Stevenson is referring to the 2010 Emerald Award that Kinder Morgan received for — according to the Alberta foundation that grants the award — their work in "maintaining, and in some cases enhancing, ecological and commemorative integrity in Jasper National Park and Mount Robson Provincial Park," during and after the completion of the Anchor Loop project that is one part of the planned Trans Mountain pipeline expansion. Many of the main sponsors of the Alberta Emerald Foundation are large Canadian oil and gas companies operating in the Alberta tar sands, including ConocoPhillips, Enbridge and Syncrude. The Foundation's current board of directors displays similar connections to Canada's oil and gas giants.
A CBC report from 2008 covering the Kinder Morgan restoration project that eventually received the Emerald Award quotes Stevenson as saying there was "a community of restoration specialists and scientists who [were] very interested" in what he and his team were doing as a precedent for the industry. It is in regards to his experiences working on this project that Stevenson then suggested "we had very good relationships with both Jasper National Park and with Mount Robson Provincial Park when we were there."
Did Kinder Morgan experience any pushback when they were working in Jasper National Park and Mount Robson Provincial Park?
"There was certainly pushback, but it wasn't of the same nature as this, no," he said, referring to the protests on Burnaby Mountain.
"I think different issues have come to the surface since we started the construction in '07, but we were studying it well before that. Obviously the climate change issue has ... " — he paused, considering, then just said — "... is large."

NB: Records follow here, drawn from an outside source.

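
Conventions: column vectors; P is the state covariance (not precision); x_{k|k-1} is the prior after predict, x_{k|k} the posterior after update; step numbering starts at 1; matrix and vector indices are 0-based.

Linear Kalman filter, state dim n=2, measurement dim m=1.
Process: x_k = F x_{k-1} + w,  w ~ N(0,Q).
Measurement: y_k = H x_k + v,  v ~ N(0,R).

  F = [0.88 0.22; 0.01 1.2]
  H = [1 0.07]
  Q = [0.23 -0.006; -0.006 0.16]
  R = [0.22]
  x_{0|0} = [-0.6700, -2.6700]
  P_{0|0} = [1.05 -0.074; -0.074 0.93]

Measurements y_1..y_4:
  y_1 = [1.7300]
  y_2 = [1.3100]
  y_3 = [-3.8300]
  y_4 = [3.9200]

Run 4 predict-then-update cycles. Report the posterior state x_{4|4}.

step 1: x^-=[-1.1770, -3.2107]  P^-=[1.0595 0.1705; 0.1705 1.4975]  S=[1.3107]  K=[0.8174; 0.2100]  nu=[3.1317]  x^+=[1.3830, -2.5529]  P^+=[0.1837 -0.0546; -0.0546 1.4397]
step 2: x^-=[0.6554, -3.0497]  P^-=[0.4208 0.3180; 0.3180 2.2319]  S=[0.6962]  K=[0.6363; 0.6811]  nu=[0.8681]  x^+=[1.2078, -2.4585]  P^+=[0.1389 0.0162; 0.0162 1.9089]
step 3: x^-=[0.5220, -2.9381]  P^-=[0.4362 0.5163; 0.5163 2.9093]  S=[0.7427]  K=[0.6359; 0.9694]  nu=[-4.1463]  x^+=[-2.1148, -6.9574]  P^+=[0.1358 0.0585; 0.0585 2.2114]
step 4: x^-=[-3.3917, -8.3700]  P^-=[0.4648 0.6409; 0.6409 3.3458]  S=[0.7910]  K=[0.6444; 1.1063]  nu=[7.8976]  x^+=[1.6976, 0.3674]  P^+=[0.1364 0.0770; 0.0770 2.3777]

x_post = [1.6976, 0.3674]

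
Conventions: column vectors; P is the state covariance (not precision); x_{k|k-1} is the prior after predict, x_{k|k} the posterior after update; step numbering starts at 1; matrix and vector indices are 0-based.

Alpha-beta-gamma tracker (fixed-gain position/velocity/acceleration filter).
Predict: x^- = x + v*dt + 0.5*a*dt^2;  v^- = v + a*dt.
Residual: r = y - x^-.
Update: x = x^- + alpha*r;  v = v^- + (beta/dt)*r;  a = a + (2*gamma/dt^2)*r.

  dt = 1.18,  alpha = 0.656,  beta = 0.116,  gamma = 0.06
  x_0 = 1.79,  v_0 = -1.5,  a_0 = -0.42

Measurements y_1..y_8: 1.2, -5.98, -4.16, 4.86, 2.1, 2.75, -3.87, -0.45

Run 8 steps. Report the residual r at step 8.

resid = -2.0731

step 1: x_pred=-0.2724  r=1.4724  x^+=0.6935  v^+=-1.8509  a^+=-0.2931
step 2: x_pred=-1.6946  r=-4.2854  x^+=-4.5058  v^+=-2.6180  a^+=-0.6624
step 3: x_pred=-8.0562  r=3.8962  x^+=-5.5003  v^+=-3.0166  a^+=-0.3266
step 4: x_pred=-9.2874  r=14.1474  x^+=-0.0067  v^+=-2.0113  a^+=0.8926
step 5: x_pred=-1.7586  r=3.8586  x^+=0.7726  v^+=-0.5787  a^+=1.2251
step 6: x_pred=0.9427  r=1.8073  x^+=2.1283  v^+=1.0446  a^+=1.3809
step 7: x_pred=4.3223  r=-8.1923  x^+=-1.0518  v^+=1.8687  a^+=0.6749
step 8: x_pred=1.6231  r=-2.0731  x^+=0.2632  v^+=2.4613  a^+=0.4962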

When asked what issues with climate change stood out to him, he answered carefully: "For me personally, and this is nothing to do with — I'm certainly not speaking for Kinder Morgan — but I think that we as a society have to look at what we want in the future, how we're going to develop."
At this point the Grand Chief Stewart Phillip and Ta'ah Amy George emerged from the forest under escort by police, followed by a long line of arrestees and supporters, and the interview came to an end.
After the Grand Chief and Amy George were taken back up to the top of the mountain and the arrestees had finished filing down off the paths, Stevenson and his crew shouldered their tools and restoration supplies and hiked into the forest in the direction of borehole one.
An attempt at talking to another worker who walked out of the forest shortly thereafter and seated himself on the back of the Kinder Morgan work truck to light a cigarette did not prove as revealing a discussion as that with Stevenson. Presumably just off shift after working at the lower drill site, or at least on a break, he was dressed in blue coveralls and still wearing a white hardhat. When I inquired if he'd let me ask him a few questions his immediate response was a firm "nope." He took a drag on his cigarette then exhaled, a cheeky half smile on his face as he looked at me.
"Why don't you feel like talking?" I asked.
He shook his head. "I don't talk much anyways."
"So why would you talk to a reporter, right?" He smiled and nodded, and that was that.
By 10:30am the next morning Kinder Morgan was already flying the last of its drilling and survey equipment off of Burnaby Mountain by helicopter. Now they are off the hill completely. For how long, though, nobody knows.
In a December 1st press release, Trans Mountain confirmed that it had filed its Burnaby Mountain routing studies with the National Energy Board. Interveners now have until 10 February 2015 to review and respond to the findings that Kinder Morgan presented to the NEB on Monday.